Donc qu’avez-vous retenu de cette immersion dans le Frac Bretagne ?
Deux expositions qui je l’avoue plombaient encore davantage ce printemps froid et pluvieux, non par leur qualité mais par leurs sujets : le viol pour l’une et la guerre pour l’autre.
Ainsi l’installation de l’artiste sud-africaine Gabrielle Goliath, née en 1983, intitulée « This song is for… Vol 1 » qu’on pourrait traduire par « Cette chanson est dédicacée à … ». Donc à priori musicale sauf que ces chansons ont été choisies par des survivantes de viol et accompagnent. leurs témoignages traumatiques affichés sur les murs mauves couleur de deuil. 6 femmes violées, 6 textes, 6 chansons sauf que ces dernières hoquètent comme sur un disque rayé. Quand les plates formes vinyles activées par les visiteurs font entendre les chansons achoppant au bout de quelques minutes, tout est dit des dégâts et des dommages irréversibles infligés à ces femmes.
Je vous ferai grâce de leurs histoires, plus horribles les unes que les autres, quoique comme certaines victimes de sévices sexuels faisant entendre leurs voix enfin, aujourd’hui, ailleurs, nous disent « C’est moi qui ai vécu ces horreurs, vous pouvez bien au moins en prendre connaissance »
Témoigner pour dire, redire, et faire prendre conscience des violences faites aux femmes et notamment en Afrique du Sud, où le taux de viol est le plus élevé au monde, c’est le travail de Gabrielle Goliath.
L’autre exposition évoque la guerre, autre sujet douloureux s’il en est, que pouvez-vous nous en dire ?
C’est Ali Cherri, 47 ans, artiste libanais, installé en France dont c’est la première exposition personnelle dans une institution française, qui nous présente « Le songe d’une nuit sans rêve ». C’est d’abord un film court d’une trentaine de minutes intitulé « The watchman » (Le guetteur).
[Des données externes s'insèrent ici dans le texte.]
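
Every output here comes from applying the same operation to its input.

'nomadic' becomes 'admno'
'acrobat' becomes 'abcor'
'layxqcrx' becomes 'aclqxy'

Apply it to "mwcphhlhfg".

Looking at the pairs, the operation is to delete the last 2 characters, then sort the characters into alphabetical order.
For "mwcphhlhfg", step one produces "mwcphhlh"; step two turns that into "chhhlmpw".

chhhlmpw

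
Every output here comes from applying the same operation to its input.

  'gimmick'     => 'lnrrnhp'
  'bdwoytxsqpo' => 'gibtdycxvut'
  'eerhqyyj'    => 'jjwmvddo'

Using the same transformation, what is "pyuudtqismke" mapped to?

udzziyvnxrpj

Looking at the pairs, the operation is to shift every letter 5 places forward in the alphabet (wrapping around).
On "pyuudtqismke" that produces "udzziyvnxrpj".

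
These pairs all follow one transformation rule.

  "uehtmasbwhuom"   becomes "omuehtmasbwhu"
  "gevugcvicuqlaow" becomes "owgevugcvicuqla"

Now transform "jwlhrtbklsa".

sajwlhrtbkl

What's happening: move the last 2 characters to the front (rotate right by 2).
For "jwlhrtbklsa" the result is "sajwlhrtbkl".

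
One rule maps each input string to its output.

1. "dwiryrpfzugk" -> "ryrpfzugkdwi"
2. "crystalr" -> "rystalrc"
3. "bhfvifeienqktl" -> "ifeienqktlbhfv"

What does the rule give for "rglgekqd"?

glgekqdr

The pattern: move the last 3 characters to the front (rotate right by 3), then swap the front and back halves of the string.
On "rglgekqd" that produces "glgekqdr".
(Check on "bhfvifeienqktl": → "ktlbhfvifeienq" → "ifeienqktlbhfv" ✓)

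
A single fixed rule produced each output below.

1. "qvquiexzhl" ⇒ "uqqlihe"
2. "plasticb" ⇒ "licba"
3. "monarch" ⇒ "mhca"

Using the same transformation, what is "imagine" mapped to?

Rule — sort the characters into reverse alphabetical order, then delete the first 3 characters.
Starting from "imagine": after the first operation, "nmiigea"; after the second, "igea".

igea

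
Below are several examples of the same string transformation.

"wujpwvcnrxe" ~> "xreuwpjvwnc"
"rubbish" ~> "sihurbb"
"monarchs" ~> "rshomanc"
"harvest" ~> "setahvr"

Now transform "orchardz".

In each case the input is transformed by: swap each adjacent pair of characters (1↔2, 3↔4, ...), then move the last 3 characters to the front (rotate right by 3).
Working it through for "orchardz": intermediate "rohcrazd", final "azdrohcr".

azdrohcr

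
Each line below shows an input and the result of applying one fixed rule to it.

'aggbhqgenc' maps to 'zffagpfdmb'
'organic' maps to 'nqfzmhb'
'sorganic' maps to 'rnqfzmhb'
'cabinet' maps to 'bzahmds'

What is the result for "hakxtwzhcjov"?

gzjwsvygbinu

The pattern: shift every letter 1 place backward in the alphabet (wrapping around).
For "hakxtwzhcjov" the result is "gzjwsvygbinu".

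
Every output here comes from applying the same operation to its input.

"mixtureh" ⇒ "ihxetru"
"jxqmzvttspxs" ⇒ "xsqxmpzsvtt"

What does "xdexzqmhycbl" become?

dlebxczyqhm

What's happening: delete the first character, then take characters alternately from the front and the back (1st, last, 2nd, 2nd-last, ...).
Starting from "xdexzqmhycbl": after the first operation, "dexzqmhycbl"; after the second, "dlebxczyqhm".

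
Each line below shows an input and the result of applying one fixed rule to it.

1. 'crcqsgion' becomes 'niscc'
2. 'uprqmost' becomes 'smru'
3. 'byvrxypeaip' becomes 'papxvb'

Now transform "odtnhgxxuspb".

The rule is to keep every other character starting from the first (positions 1st, 3rd, 5th, ...), then reverse the string.
Starting from "odtnhgxxuspb": after the first operation, "othxup"; after the second, "puxhto".
(Check on "crcqsgion": → "ccsin" → "niscc" ✓)

puxhto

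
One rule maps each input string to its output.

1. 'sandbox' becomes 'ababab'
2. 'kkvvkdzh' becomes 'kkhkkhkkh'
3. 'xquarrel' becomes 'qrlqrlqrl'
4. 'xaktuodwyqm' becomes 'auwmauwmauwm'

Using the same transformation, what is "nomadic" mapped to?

What's happening: keep one character in every 3, starting at position 2 (positions 2nd, 5th, 8th, ...), then write the whole string 3 times in a row.
Working it through for "nomadic": intermediate "od", final "ododod".

ododod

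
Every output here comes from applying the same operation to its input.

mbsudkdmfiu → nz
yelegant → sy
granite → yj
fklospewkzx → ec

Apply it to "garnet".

Each output is the input with this applied: shift every letter 5 places forward in the alphabet (wrapping around), then keep only the last 2 characters.
Applying both steps to "garnet": "lfwsjy", then "jy".
(Check on "yelegant": → "djqjlfsy" → "sy" ✓)

jy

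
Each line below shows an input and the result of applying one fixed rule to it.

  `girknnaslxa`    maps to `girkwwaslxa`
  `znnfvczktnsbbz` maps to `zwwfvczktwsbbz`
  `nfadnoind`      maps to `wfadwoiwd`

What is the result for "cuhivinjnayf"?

The pattern: replace every "n" with "w".
Doing the same to "cuhivinjnayf": "cuhiviwjwayf".

cuhiviwjwayf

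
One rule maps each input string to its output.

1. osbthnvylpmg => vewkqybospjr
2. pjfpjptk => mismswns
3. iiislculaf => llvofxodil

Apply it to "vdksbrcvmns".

gnveufypqvy

The transformation: shift every letter 3 places forward in the alphabet (wrapping around), then move the first character to the end.
Working it through for "vdksbrcvmns": intermediate "ygnveufypqv", final "gnveufypqvy".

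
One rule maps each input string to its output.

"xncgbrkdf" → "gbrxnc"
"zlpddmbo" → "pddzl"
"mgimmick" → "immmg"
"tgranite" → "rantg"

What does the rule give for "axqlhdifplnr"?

ifpaxqlhd

Looking at the pairs, the operation is to delete the last 3 characters, then move the last 3 characters to the front (rotate right by 3).
For "axqlhdifplnr", step one produces "axqlhdifp"; step two turns that into "ifpaxqlhd".
(Check on "tgranite": → "tgran" → "rantg" ✓)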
Un soldat seul dans une guérite en hauteur scrute un paysage de ruines, désertique, toute la nuit, ses yeux rougissant de l’éveil forcé, tenu en alerte par les crachotements d’un microphone lui demandant un rapport de ce qui se passe. Il ne se passe rien. Sinon la mort d’un oiseau qui s’est écrasé contre la vitre de la guérite. On pense au « Désert des tartares » de Dino Buzzatti et de son non-héros Drogo le commandant du fort, « qui domine la plaine d’où l’ennemi viendra qui me fera héros ! » selon la chanson de Jacques Brel, inspirée du roman. Enfin, il y a du mouvement, des silhouettes de militaires armés se découpent dans la nuit sous le projecteur du guetteur qui va à leur rencontre. Rêve éveillé, fantasme, je ne vous en dis pas plus.
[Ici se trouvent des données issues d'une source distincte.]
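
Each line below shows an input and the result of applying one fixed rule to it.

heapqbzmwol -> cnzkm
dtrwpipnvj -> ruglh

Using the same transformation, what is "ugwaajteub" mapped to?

eyhcz

The pattern: keep every other character starting from the second (positions 2nd, 4th, 6th, ...), then shift every letter 2 places backward in the alphabet (wrapping around).
"ugwaajteub" → "gajeb" → "eyhcz".
(Check on "heapqbzmwol": → "epbmo" → "cnzkm" ✓)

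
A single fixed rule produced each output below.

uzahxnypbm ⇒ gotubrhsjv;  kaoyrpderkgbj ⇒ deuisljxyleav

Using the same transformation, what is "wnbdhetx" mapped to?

In each case the input is transformed by: shift every letter 6 places backward in the alphabet (wrapping around), then move the last character to the front.
For "wnbdhetx", step one produces "qhvxbynr"; step two turns that into "rqhvxbyn".

rqhvxbyn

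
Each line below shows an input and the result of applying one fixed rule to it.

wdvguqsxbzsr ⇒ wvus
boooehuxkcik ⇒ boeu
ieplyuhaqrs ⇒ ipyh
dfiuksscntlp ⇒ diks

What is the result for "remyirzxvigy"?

rmiz

The pattern: keep every other character starting from the first (positions 1st, 3rd, 5th, ...), then keep only the first 4 characters.
Working it through for "remyirzxvigy": intermediate "rmizvg", final "rmiz".
(Check on "wdvguqsxbzsr": → "wvusbs" → "wvus" ✓)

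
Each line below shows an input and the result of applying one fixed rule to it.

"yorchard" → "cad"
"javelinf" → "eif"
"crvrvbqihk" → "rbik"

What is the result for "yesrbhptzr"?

rhtr

In each case the input is transformed by: delete the first 3 characters, then keep every other character starting from the first (positions 1st, 3rd, 5th, ...).
For "yesrbhptzr" the result is "rhtr".
(Check on "javelinf": → "elinf" → "eif" ✓)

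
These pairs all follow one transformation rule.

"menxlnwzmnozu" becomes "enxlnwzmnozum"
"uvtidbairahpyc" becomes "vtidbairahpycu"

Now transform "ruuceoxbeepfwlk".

Rule — move the first character to the end.
"ruuceoxbeepfwlk" → "uuceoxbeepfwlkr".

uuceoxbeepfwlkr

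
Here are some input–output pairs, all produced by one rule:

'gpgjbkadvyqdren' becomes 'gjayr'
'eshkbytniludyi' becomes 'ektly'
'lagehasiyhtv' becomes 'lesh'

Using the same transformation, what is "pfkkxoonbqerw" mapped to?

pkoqw

The rule is to keep one character in every 3, starting at position 1 (positions 1st, 4th, 7th, ...).
For "pfkkxoonbqerw" the result is "pkoqw".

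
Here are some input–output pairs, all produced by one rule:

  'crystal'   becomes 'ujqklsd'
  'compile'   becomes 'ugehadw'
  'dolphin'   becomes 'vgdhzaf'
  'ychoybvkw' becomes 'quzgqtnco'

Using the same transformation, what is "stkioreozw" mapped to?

Each output is the input with this applied: shift every letter 8 places backward in the alphabet (wrapping around).
Doing the same to "stkioreozw": "klcagjwgro".

klcagjwgro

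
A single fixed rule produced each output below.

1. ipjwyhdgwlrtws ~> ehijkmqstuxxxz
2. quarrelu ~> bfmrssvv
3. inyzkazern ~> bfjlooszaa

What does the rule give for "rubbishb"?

cccijstv

The transformation: sort the characters into alphabetical order, then shift every letter 1 place forward in the alphabet (wrapping around).
On "rubbishb": the first step gives "bbbhirsu", and the second then gives "cccijstv".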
Dans la salle d’exposition, comme extirpés du film, des soldats de terre portant mitraillettes, des têtes hors normes casquées, des figuiers de barbarie en cire et un aigle démesuré en plusieurs morceaux, occupent l’espace comme dans un jeu à taille XXL. Et de jolies aquarelles de figuiers.
Ça parle de frontières et de territoires donc de la violence des hommes. Mais aussi du pouvoir de l’imagination et de la poétique vitale à notre survie.
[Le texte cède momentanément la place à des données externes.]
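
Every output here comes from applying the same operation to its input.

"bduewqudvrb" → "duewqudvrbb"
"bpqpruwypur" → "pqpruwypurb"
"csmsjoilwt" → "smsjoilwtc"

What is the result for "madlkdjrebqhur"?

adlkdjrebqhurm

The rule is to move the first character to the end.
Applying that to "madlkdjrebqhur" gives "adlkdjrebqhurm".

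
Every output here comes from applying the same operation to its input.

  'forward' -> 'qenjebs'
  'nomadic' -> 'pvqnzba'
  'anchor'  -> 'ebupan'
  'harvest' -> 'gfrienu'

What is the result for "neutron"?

abeghra

The rule is to shift every letter 13 places forward in the alphabet (wrapping around) — i.e. ROT13, then reverse the string.
Starting from "neutron": after the first operation, "arhgeba"; after the second, "abeghra".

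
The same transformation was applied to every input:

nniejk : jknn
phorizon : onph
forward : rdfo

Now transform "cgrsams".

What's happening: move the first 2 characters to the end (rotate left by 2), then keep only the last 4 characters.
Applying both steps to "cgrsams": "rsamscg", then "mscg".

mscg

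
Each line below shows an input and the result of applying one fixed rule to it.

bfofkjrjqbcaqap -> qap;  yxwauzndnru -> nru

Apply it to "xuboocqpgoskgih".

Looking at the pairs, the operation is to keep only the last 3 characters.
So "xuboocqpgoskgih" becomes "gih".

gih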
Connaissiez -vous ces deux artistes ou est-ce une découverte ?
De fait j’avais croisé leurs travaux dans des endroits différents. Une installation sonore radicale de Gabrielle Goliath au Musée d’art moderne de la Ville de Paris dans l’exposition « The power of my hands » en 2021, focus sur 16 femmes artistes africaines. Et ce fut à la Biennale de Venise d’art contemporain en 2022 que j’ai rencontré le travail d’Ali Cherri avec ses « Titans » sculptures gigantesques de terre inspirées des dieux anciens de l’Assyrie qui lui offrirent Le Lion d’argent de la Biennale.
Cela a enrichi mon rapport à leurs œuvres. Car la fréquentation régulière des lieux d’exposition permet de fait, ce frottement indispensable à la compréhension des œuvres d’art d’aujourd’hui comme d’hier, pour faire partie de ce troisième public conscient.
A voir au FRAC Bretagne à Rennes, Le songe d’une nuit sans rêve d’Ali Cherri et « This Song is for… »de Gabrielle Goliath jusqu’au 15 mai.